14.4.07

BRUCIA!





A forza di sviscerare una questione, alla fine se ne viene a capo.
E' da tempo che mi interrogo sulla mia antipatia per il nuovo fumetto "autoriale" che va per la maggiore.
Le ragioni che mi sono dato sono molteplici: non mi piace la maniera su cui si insiste nel proporre storie intimiste, minamali e autoreferenziali, non mi piace l'esplorazione di un ombelico univoco e non dell'ombelico universale, non mi piace il totale abbandono del disegno a favore del segno, non mi piace le parole che sono usate per vendere questi fumetti e ho sempre l'impressione che questi prodotti si vergognino di essere quello che sono e vorrebbero essere altro.
Però, a dirla tutta, queste sono ragioni marginali.
Quando un fumetto è bello, è bello.
"David Boring" di Daniel Clowes è un capolavoro (come quasi tutta la roba di Clowes).
"Autoroute du soleil" di Baru, pure.
Idem per "Hanno ritrovato la macchina" o "Appunti per una storia di guerra" di GIpi.
E non c'è fiera che non mi veda tornare a casa con almeno tre o quattro fumetti della Coconino.
Ma allora perché il loro modo di intendere il fumetto mi è così antipatico e perché sono così poche le opere di un certo genere che mi colpiscono davvero?
Perché mi sono barricato dietro le mura del fumetto seriale e popolare e sto portando avanti una specie di guerra personale contro quelle che oggi ci spacciano come "Graphic Novel"?
Eppure sono cresciuto con Frigidaire, Heavy Metal e via discorrendo...
Sono uno che ama (e tanto) il fumetto "altro" e che cerca anche di mutuare alcune soluzioni più sperimentali del fumetto di rottura proprio nel contesto più ingessato del fumetto seriale...
Perché questo nuovo fumetto "d'autore" proprio non lo sopporto?

Perché il fumeto di rottura che piaceva a me e quello che oggi ci viene proposto come tale, sono in antitesi.

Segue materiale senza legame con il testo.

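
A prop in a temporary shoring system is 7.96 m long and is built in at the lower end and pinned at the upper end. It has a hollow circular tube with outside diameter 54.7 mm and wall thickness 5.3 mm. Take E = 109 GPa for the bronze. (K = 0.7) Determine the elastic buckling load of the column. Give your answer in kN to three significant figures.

Inner diameter d_i = 54.7 − 2×5.3 = 44.10 mm
I = π(d_o⁴ − d_i⁴)/64 = π(54.7⁴ − 44.10⁴)/64 = 2.538×10^5 mm⁴
I = 2.538×10^5 mm⁴ = 2.538×10^-7 m⁴
Effective length L_e = K·L = 0.7 × 7.96 = 5.572 m
P_cr = π²EI / L_e² = π² × 109×10⁹ × 2.538×10^-7 / 5.572² = 8.794×10^3 N

P_cr ≈ 8.79 kN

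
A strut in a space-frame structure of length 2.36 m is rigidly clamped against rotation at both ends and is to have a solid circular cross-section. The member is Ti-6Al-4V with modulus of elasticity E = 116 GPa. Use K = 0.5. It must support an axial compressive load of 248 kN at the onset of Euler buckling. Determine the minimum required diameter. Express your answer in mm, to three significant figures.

L_e = K·L = 0.5 × 2.36 = 1.180 m
Required I = P_cr·L_e²/(π²E) = 2.480×10^5 × 1.180² / (π² × 1.16×10^11) = 3.016×10^-7 m⁴
I_req = 3.016×10^5 mm⁴
Solid circle: I = πd⁴/64  ⇒  d = (64I/π)^(1/4) = (64×3.016×10^5/π)^(1/4) = 49.8 mm

d ≈ 49.8 mm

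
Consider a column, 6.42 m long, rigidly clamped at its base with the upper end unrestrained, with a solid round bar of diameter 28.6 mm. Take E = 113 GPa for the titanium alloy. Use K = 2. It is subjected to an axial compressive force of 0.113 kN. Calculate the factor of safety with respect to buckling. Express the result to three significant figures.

I = πd⁴/64 = π×28.6⁴/64 = 3.284×10^4 mm⁴
I = 3.284×10^4 mm⁴ = 3.284×10^-8 m⁴
Effective length L_e = K·L = 2 × 6.42 = 12.84 m
P_cr = π²EI / L_e² = π² × 113×10⁹ × 3.284×10^-8 / 12.84² = 222.2 N
Factor of safety n = P_cr / P = 0.22217 / 0.113 = 1.97

n ≈ 1.97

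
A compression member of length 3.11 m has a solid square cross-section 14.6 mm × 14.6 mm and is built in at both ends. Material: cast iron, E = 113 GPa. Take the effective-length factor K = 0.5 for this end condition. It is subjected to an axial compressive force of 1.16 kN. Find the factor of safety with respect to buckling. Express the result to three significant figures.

n ≈ 1.51

I = a⁴/12 = 14.6⁴/12 = 3.786×10^3 mm⁴
I = 3.786×10^3 mm⁴ = 3.786×10^-9 m⁴
Effective length L_e = K·L = 0.5 × 3.11 = 1.555 m
P_cr = π²EI / L_e² = π² × 113×10⁹ × 3.786×10^-9 / 1.555² = 1.746×10^3 N
Factor of safety n = P_cr / P = 1.7464 / 1.16 = 1.51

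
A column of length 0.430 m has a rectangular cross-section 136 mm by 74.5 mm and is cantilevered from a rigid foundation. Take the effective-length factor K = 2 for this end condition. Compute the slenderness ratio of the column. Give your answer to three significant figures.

For a rectangle r_min = b/√12 = 74.5/√12 = 21.51 mm
L_e = K·L = 2 × 0.430 m = 0.8600 m = 860.00 mm
λ = L_e / r_min = 860.00 / 21.51 = 40.0

λ ≈ 40.0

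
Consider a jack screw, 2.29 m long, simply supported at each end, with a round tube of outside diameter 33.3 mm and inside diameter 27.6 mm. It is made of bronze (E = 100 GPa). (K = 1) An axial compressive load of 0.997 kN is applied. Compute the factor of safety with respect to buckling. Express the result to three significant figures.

d_o = 33.3 mm, d_i = 27.6 mm
I = π(d_o⁴ − d_i⁴)/64 = π(33.3⁴ − 27.60⁴)/64 = 3.188×10^4 mm⁴
I = 3.188×10^4 mm⁴ = 3.188×10^-8 m⁴
Effective length L_e = K·L = 1 × 2.29 = 2.290 m
P_cr = π²EI / L_e² = π² × 100×10⁹ × 3.188×10^-8 / 2.290² = 5.999×10^3 N
Factor of safety n = P_cr / P = 5.9991 / 0.997 = 6.02

n ≈ 6.02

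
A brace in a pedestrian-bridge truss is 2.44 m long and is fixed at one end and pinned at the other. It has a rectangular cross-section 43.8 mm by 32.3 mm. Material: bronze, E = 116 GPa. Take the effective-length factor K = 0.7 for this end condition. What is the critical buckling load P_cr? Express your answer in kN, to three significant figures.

Buckling occurs about the weak axis: I_min = h·b³/12 with b = 32.3 mm (the shorter side).
I_min = 43.8×32.3³/12 = 1.230×10^5 mm⁴
I = 1.230×10^5 mm⁴ = 1.230×10^-7 m⁴
Effective length L_e = K·L = 0.7 × 2.44 = 1.708 m
P_cr = π²EI / L_e² = π² × 116×10⁹ × 1.230×10^-7 / 1.708² = 4.827×10^4 N

P_cr ≈ 48.3 kN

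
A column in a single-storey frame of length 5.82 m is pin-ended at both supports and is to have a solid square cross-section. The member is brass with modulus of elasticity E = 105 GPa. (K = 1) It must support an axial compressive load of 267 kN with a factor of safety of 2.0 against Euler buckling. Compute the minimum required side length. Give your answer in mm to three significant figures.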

L'attuale nouvelle vague del fumetto manca di qualsiasi velleità di provocazione culturale e artistica.
Sono fumetti educati che cercano di farsi accettare dai salotti buoni della "Cultura" con un processo di mimesi. Vogliono essere libri e vogliono vedere riconosciuta la loro valenza culturale.
Vogliono farsi accettare e ben volere e per questo finiscono per raccontare storie piccole, con un tratto non offensivo che richiede una decodifica estremamente limitata e non offende nessuno (e quindi può essere letto da tutti).
E io non ci sto per un cazzo.
Il fumetto, il buon fumetto, specie quello "alto", deve essere pericoloso. Deve provocare, deve far incazzare, riflettere e suscitare emozioni.
"Ranxerox" non era certo un fumetto raffinato nel suo impianto narrativo... ma la potenza dei suoi disegni, la totale demenza (nel senso più positivo del termine) delle sue storie e la sua genuina "non correttezza" lo rendevano un fumetto criminale e pericoloso. Un vero attentato culturale che nulla aveva di rassicurante e che non voleva affatto esserlo.
Le anatomie di Liberatore esplodevano nella tavola in un segno che non prendeva nemmeno in considerazione l'idea di essere mediato. I colori erano estremi, saturi, colpivano l'occhio, lo stomaco e la mente (altro che celestini e bicromie, tzè!).
Era un fumetto sgarbato e volgare. Una botta di vita o un calcio nelle palle. Decidete voi.
Idem per molte delle cose di Pazienza, ma pure Satanik, Kriminal e Necron, la giocosa provocazione culturale di Moebius e del suo Maggiore Fatale, o anche il primo Ramarro di Palumbo e Scozzari (che non mi sta simpatico ma che è un signor provocatore) e tanti altri ancora.
Erano fumetti che se ne sbattevano le palle di farsi accettare sembrando qualcosa di diverso e che si vantavano sfacciatamente di essere quello che erano: fumetti.
Era fantasia, energia, improvvisazione e provocazione.
Era rock.
Ora ci ritroviamo per le mani del jazz freddo, qualche cantante confidenziale e un paio di cantautori con le spalle strette e la voce flebile.
E' ora di incazzarsi di nuovo e di cambiare le ricette: il piatto del giorno sarà pure alta cucina, ma manca di sale e di pepe.